Why Su-30 MKI is a blessing for indigeneous aerospace industry ?
When the indigeneous weapons programs were stalled because of western sanctions and the risk of a Nuclear war loomed over. The headlines were filled with news of floods in eastern states including West Bengal. The deal was signed to manufacture Sukhoi Su-30 MKIs in phased manner.
In October 2000, a Memorandum of Understanding (MoU) was signed for Indian licence-production of 140 Su-30MKIs; in December 2000, a deal was sealed at Russia’s Irkutsk aircraft plant for full technology transfer.
The MKI deal was signed for producing 140 Su-30MKI to be locally manufactured by HAL, Nashik. It was probably the first time when an export customer was delivered a weapon which is half a generation ahead than that operated by the home air force. Even before this deal India already had Su-30K and Su-30MK. After two years of evaluation and negotiations, on 30 November 1996, India signed a US$1.462 billion deal with Sukhoi for 50 Russian-produced Su-30MKIs in five batches. The first batch were eight Su-30MKs, the basic version of Su-30. The second batch were to be 10 Su-30Ks with French and Israeli avionics. The third batch were to be 10 Su-30MKIs featuring canard foreplanes. The fourth batch of 12 Su-30MKIs and final batch of 10 Su-30MKIs were to have the AL-31FP turbofans. This was a necessary and correct decision taken to neutralise the strategic advantage that China was getting by ordering heavy numbers of Su-27SK.
The MKI production was since the beginning supposed to happen in four phases, gradually increasing the indigenous content in the aircraft. In the first stage the Sukhois were built from completed knocked down kits moving to semi knocked down kits in subsequent stages.
In the fourth phase it is largely made from our own manufactured equipment.
The Sukhoi Su-30MKI, which Indian aviation enthusiasts venerate more than any other fighter, owes much of its success to the DRDO-run Project Vetrivale, which was possible only because of the sweat and toil that went into the LCA programme. In the process, the nation has developed a respectable system of specialised companies and suppliers that can contribute to future projects.

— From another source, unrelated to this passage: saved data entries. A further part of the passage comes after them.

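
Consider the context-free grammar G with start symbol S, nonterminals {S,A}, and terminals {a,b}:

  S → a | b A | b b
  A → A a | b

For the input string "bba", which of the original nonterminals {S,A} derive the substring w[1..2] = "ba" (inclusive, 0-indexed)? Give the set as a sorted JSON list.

CNF form of G:
  S -> T1 A | T1 T1 | a
  A -> A T0 | b
  T0 -> a
  T1 -> b

Fill CYK table bottom-up — only the sub-triangle for w[1..2]:
  [1..1]={A,T1}  "b"  orig:{A}
  [2..2]={S,T0}  "a"  orig:{S}
  [1..2]={A}  "ba"

Original NTs in T[1,2] deriving "ba": ["A"]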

Astra Microwave, Data Patterns, and Samtel are just a few examples of companies that cut their teeth on the LCA and now offer world-class aerospace components, subsystems and services.
The benefits of the technologies and infrastructure developed as a result of these programmes extend beyond individual projects. Owing to their strategic nature, they have the potential to strongly influence economic and national security outcomes for the better. One could argue that they already do. They have enabled the manufacture of engineered systems for civilian and military use that are tailored to local requirements, as well as spin-offs in other sectors of the economy.
To take just one example, some of the technologies developed in the course of the Tejas’ Kaveri engine programme are now used by Bharat Heavy Electricals Limited (BHEL) in the manufacture of gas turbine engines for power generation. If exploited properly, they shall go a long way towards limiting the expenditure of foreign exchange on imported weaponry that generates very little economic benefit. More importantly, they shall empower the nation to take (or threaten) military action while limiting the risks of coercive pressure from hostile countries that might use technology embargoes or the termination of military sales to restrict the supply of critical military equipment.
The upgrade programs of many old fighter planes in IAF was facilitated due to the advanced avionics developed for Su-30 MKI. It all happened because of Project Vetrivale. That we were able to use them thus creating greater orders for the big aviation ecosystem in India.
And that is the real benefit of inducting a locally-made jet in large numbers, even though it may fall short on certain performance parameters. As Shiv Aroor so rightly says, the endless bickering over minute technical details has to stop.
And with the technological know-how as well as an industrial ecosystem largely in place, the development of the next generation of fighter is bound to be a little smoother, a little less uncertain, and constrained by fewer technological hurdles than the LCA was.
The manufacturing sector ecosystem developed by Su-30 MKI and advanced test facilities developed by LCA program. This why we must celebrate the success of Sukhoi Su-30 MKI.